Generating Measure Values Within a Given Range

Using the Random functions listed above, we can easily force our measures to be within a certain range; we need only to use them appropriately in the formula tool as such:

RandomInt( [MaxValue] - [MinValue]) + [MinValue]

And if you want it to be a decimal, why not throw on +Rand() to the above formula too.

Generating Dates Within a Given Range

The generate rows tool is great for mocking up data - take note of the grey input anchor, this means that an input with incoming data is not required. We can use incoming data in the logic to generate additional rows, or we can start with nothing and generate rows as we desire. In this example we choose a start date in the intialisation expression (ie start with this value)

I like to think of the generate rows tool in 3 steps (in a slightly different order to how the tool is presented but, each to their own…)

Initialisation Expression - Start with this value (or expression to create the first value/row)
Loop Expression - Perform this function on the initial value/row to create a new row (and continue...)
Condition Expression - Do the same again until such time that this expression is false, then stop generating new rows

The above example will then start with the date '2010-01-10' as the first row, then add a new row with the date one month later, until the final row equals the month of today's date (truncated to the first of the month).

Bringing it all together

Hopefully you've nailed the basics from above now and can whip up basic datasets to your heart's content. However, we could get a bit meta here and combine the techniques above for a more realistic set of data. By this I mean instead of creating uniform complete sets of dimensions by using cartesian joins, we could randomise the generation of the dimension sets.

Randomising Record Count per Member of a Dimension

Take for example, customers and transactions. Let's say we want a dataset of one row per transaction per customer. In genuine data, not all customers will have had the same amount of transactions. So to generate data that is helpfully realistic, we can use the random function to generate rows that represent transactions.

First, we generate a list of Customer IDs up to a defined maximum, then, for each we generate a random integer, which is the number of transactions, thus new rows we require. We then use a second generate rows tool to generate these additional rows.

Randomising Dates

Again, a combination of these tools can help use randomise date data too.

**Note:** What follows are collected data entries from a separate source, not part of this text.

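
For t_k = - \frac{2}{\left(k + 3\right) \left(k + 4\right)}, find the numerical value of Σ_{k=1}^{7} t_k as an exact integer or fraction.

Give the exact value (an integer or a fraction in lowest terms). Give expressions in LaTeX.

r(k) = (k + 3)/(k + 5) after simplifying.
Take A(k)=k + 3, B(k)=k + 5, C(k)=1.
Key eq: (k + 3)·f(k+1) = (k + 4)·f(k) + (1).
deg f ≤ 1 (via 1,1,0).
A polynomial solution: f(k) = k/3.
R(k) = B(k−1)·f(k)/C(k) = k*(k + 4)/3; s_k = R·t_k = -2*k/(3*k + 9).
Check: Δs_k = -2/(k**2 + 7*k + 12). ✓
Σ_(k=1)^(7) t_k = s_(8) − s_(1) = -16/33 − (-1/6) = -7/22.

Σ = -7/22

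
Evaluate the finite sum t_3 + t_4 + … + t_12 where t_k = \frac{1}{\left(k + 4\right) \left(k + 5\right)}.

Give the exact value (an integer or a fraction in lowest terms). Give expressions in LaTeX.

Compute t_(k+1)/t_k: get (k + 4)/(k + 6).
Normal form (A,B,C) = (k + 4, k + 6, 1).
Solve (k + 4)·f(k+1) − (k + 5)·f(k) = 1.
From deg A=1, deg B=1, deg C=0: d=1.
Solving with deg f ≤ 1: f(k) = k/4.
Then R = B(k−1)f/C = k*(k + 5)/4, so s_k = R(k)·t_k = k/(4*(k + 4)).
Check: Δs_k = 1/(k**2 + 9*k + 20). ✓
Evaluate s at k=13 and k=3: 13/68 and 3/28; difference 10/119.

Σ = 10/119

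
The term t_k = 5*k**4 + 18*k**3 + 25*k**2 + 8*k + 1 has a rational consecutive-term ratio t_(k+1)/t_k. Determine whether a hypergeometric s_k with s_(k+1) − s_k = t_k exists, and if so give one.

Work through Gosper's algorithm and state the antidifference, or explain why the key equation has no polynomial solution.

s_k = k*(k**4 + 2*k**3 + k**2 - 4*k + 1)

Step 1: r(k) = (5*k**4 + 38*k**3 + 109*k**2 + 132*k + 57)/(5*k**4 + 18*k**3 + 25*k**2 + 8*k + 1).
So A=1 and B=1, with C=k**4 + 18*k**3/5 + 5*k**2 + 8*k/5 + 1/5.
Solve (1)·f(k+1) − (1)·f(k) = k**4 + 18*k**3/5 + 5*k**2 + 8*k/5 + 1/5.
Degrees (0,0,4) ⇒ d ≤ 5.
Match coefficients ⇒ f(k) = k*(k**4 + 2*k**3 + k**2 - 4*k + 1)/5.
Get s_k = R·t_k = k*(k**4 + 2*k**3 + k**2 - 4*k + 1) with R(k) = B(k−1)f(k)/C(k) = k*(k**4 + 2*k**3 + k**2 - 4*k + 1)/(5*k**4 + 18*k**3 + 25*k**2 + 8*k + 1).
Δs = 5*k**4 + 18*k**3 + 25*k**2 + 8*k + 1, as required.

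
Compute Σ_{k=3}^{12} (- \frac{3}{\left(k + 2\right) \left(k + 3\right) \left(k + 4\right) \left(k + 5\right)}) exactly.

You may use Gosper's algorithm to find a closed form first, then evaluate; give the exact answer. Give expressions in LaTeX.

Step 1: r(k) = (k + 2)/(k + 6).
Normal form (A,B,C) = (k + 2, k + 6, 1).
Need (k + 2)·f(k+1) − (k + 5)·f(k) = 1.
From deg A=1, deg B=1, deg C=0: d=3.
A polynomial solution: f(k) = k*(k**2 + 9*k + 26)/72.
Then R = B(k−1)f/C = k*(k + 5)*(k**2 + 9*k + 26)/72, so s_k = R(k)·t_k = k*(-k**2 - 9*k - 26)/(24*(k + 2)*(k + 3)*(k + 4)).
Δs = -3/(k**4 + 14*k**3 + 71*k**2 + 154*k + 120), as required.
Sum = s_(13) − s_(3); s_(13) = -169/4080, s_(3) = -31/840 ⇒ -43/9520.

Σ = -43/9520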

First, generate the desired date range using the steps outlined above, then give each a record ID, and find the maximum. Append this maximum value to the data that needs random dates applied to it, and then use a formula tool to generate a random integer within the range of the number of dates available.

Finally, join based on this randomly assigned integer, such that all data points receive a random date.

Combining all these concepts can give you a helpful fake dataset pretty quickly, be it for proving a concept or building a dashboard before your final data is ready, I hope you find this useful for your own use case.